Hay un período apasionante en que coinciden, en puestos de responsabilidad pública, la primera y la segunda generación de ilustrados: Campomanes, Floridablanca, Jovellanos, Cabarrús. Se trata de los últimos 10 años del reinado de Carlos III. Entre 1778 y 1788 se llevaron a cabo una serie de medidas de política económica que situarían al Estado del Antiguo Régimen en unos niveles de eficiencia previamente desconocidos. Algunos autores han insistido en los últimos años en el aumento del gasto público que se produjo a partir sobre todo de la intervención de España en la guerra de la independencia de Estados Unidos y en el desorden financiero que ello provocó. Pero no se ha subrayado tanto el hecho de que después de la paz, y a partir de 1784, la deuda pública creada a raíz de aquel conflicto -los famosos vales reales- llegara a apreciarse en el mercado por encima de la par a lo largo de una década. La apreciación de los vales reales fue posible porque el Gobierno ilustrado logró alcanzar el equilibrio presupuestario y elevó el nivel de los ingresos fiscales después de 1780. La suficiencia del cuadro tributario y la seguridad en el pago de los intereses afirmó la confianza de los inversores en deuda pública.

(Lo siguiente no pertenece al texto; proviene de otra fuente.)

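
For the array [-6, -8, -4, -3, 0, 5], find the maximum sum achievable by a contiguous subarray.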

Además hay que tener en cuenta que tales aumentos de la presión fiscal y de las emisiones de deuda no desviaron recursos excesivos desde la inversión privada ni generaron inflación. A pesar del incremento de la oferta monetaria -muy importante después de 1780-, tanto en metal como en billetes, los precios crecieron a una moderada tasa del 1,3% anual entre 1784 y 1794. La explicación puede residir en los hechos: en una clara elevación del producto interior y en un aumento del volumen de importaciones. La legislación liberalizadora del comercio con América pudo dar lugar a ambas cosas. Por una parte debió de estimular la productividad de aquellas zonas en las que se obtenían bienes exportables al Nuevo Mundo, sobre todo de origen primario. Por otra, las contrapartidas metálicas de las mercancías llevadas a América alentaron la importación de manufacturas europeas.
De ese modo no hubo una excesiva presión del consumo sobre la oferta interior, a la vez que la favorable evolución de los negocios -perceptible en la extraordinaria multiplicación de los envíos a Indias- nutrió la formación de ahorro interior, parte del cual seguramente se colocó en vales reales en tanto que el Estado siguió inspirando confianza. Es también probable que otra parte de ese ahorro fuera a parar años más tarde a la inversión en fincas desamortizadas.
Es obvio que el Estado del Antiguo Régimen dejó de funcionar equilibradamente después de 1790, y sus causas son de sobra conocidas. Es asimismo cierto que el poderío industrial creciente de Gran Bretaña suponía una condena a corto plazo del control por España del mercado americano. Pero aun así, si ya en el siglo XIX la economía española hubo de reorientar su comercio exterior, tras la pérdida de las colonias, hacia el norte de Europa -como Leandro Prados ha demostrado-, habría que preguntarse si ello no tuvo lugar precisamente gracias al aumento de la eficiencia productiva y exportadora que la política comercial de Carlos III había hecho posible.